Karthick Ramakrishnan - Founding Director of the Center for Social Innovation at the University of California, Riverside
The good news is that you don’t have to push one solution to the exclusion of the other. In fact, when we did a survey of Southern California voters in 2018, there was broad agreement across Democrats, Republicans, and Independents alike on these two premises: that state and local governments could do more to promote access to good career-technical education, and that these governments also had an important role to play in protecting worker rights. Of course, we can still bring plenty of evidence to bear on the pragmatic question of how we can best promote each type of outcome. But we should try to move away from purely ideological conversations that push one-sided solutions.
Governor Newsom’s recently announced Future of Work commission is an important step forward in this regard, as it will engage labor as well as management, colleges as well as community organizations. And the solutions will likely involve not only the standard mix of incentives and regulations, but also persuasion, praise, and peer learning to help employers, workers, and communities adapt to work environments that are rapidly changing through technology.
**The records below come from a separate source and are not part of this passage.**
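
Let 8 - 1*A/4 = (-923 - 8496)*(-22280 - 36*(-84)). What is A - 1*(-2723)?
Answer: -725486301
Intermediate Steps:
A = -725489024 (A = 32 - 4*(-923 - 8496)*(-22280 - 36*(-84)) = 32 - (-37676)*(-22280 + 3024) = 32 - (-37676)*(-19256) = 32 - 4*181372264 = 32 - 725489056 = -725489024)
A - 1*(-2723) = -725489024 - 1*(-2723) = -725489024 + 2723 = -725486301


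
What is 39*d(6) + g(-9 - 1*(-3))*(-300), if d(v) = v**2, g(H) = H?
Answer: 3204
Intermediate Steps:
39*d(6) + g(-9 - 1*(-3))*(-300) = 39*6**2 + (-9 - 1*(-3))*(-300) = 39*36 + (-9 + 3)*(-300) = 1404 - 6*(-300) = 1404 + 1800 = 3204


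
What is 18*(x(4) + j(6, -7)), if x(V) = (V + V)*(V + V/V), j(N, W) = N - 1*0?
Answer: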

Maria Mejia - Los Angeles Director for Gen Next
California businesses operate in competitive and uncertain environments. If we expect business owners to assume the risk and responsibility of creating good jobs, we need to make it easier for them to do so.
First by reducing barriers to play, but also by supporting their growth and agility with smart systems, and by guiding businesses towards model behavior with the use of aggressive incentives that encourage and condition them to hire, and to hire well.
In addition to improving job quality, California should seek to set a new standard for public and private investment in employee development. As California’s demographics change and the workforce grows younger and younger, it is important that we innovate across career pipelines and that we get better at developing our talent, and supporting their economic empowerment over time.
Jim Wunderman - President and CEO of the Bay Area Council
California over the past decade has been a national leader in creating more and better-paying jobs. The reasons are simple. We have invested heavily—from both private and public sources—in education and research. We embrace a culture of innovation, diversity and creativity that spawns new industries and businesses. And we have built robust connections with economic partners around the globe. To continue our jobs-creating leadership, we must double down on these strategies. We need to create much stronger connections between the companies that are creating jobs and the educational institutions and training programs that are preparing our future workforce. California also must act more aggressively to end the housing affordability crisis that is deeply impacting several of our regions, stealing a bigger and bigger share of paychecks and forcing companies to grow jobs elsewhere. And finally, we must hold the line on excess regulation and taxes that punish employers and stifle the very innovation that has made us successful.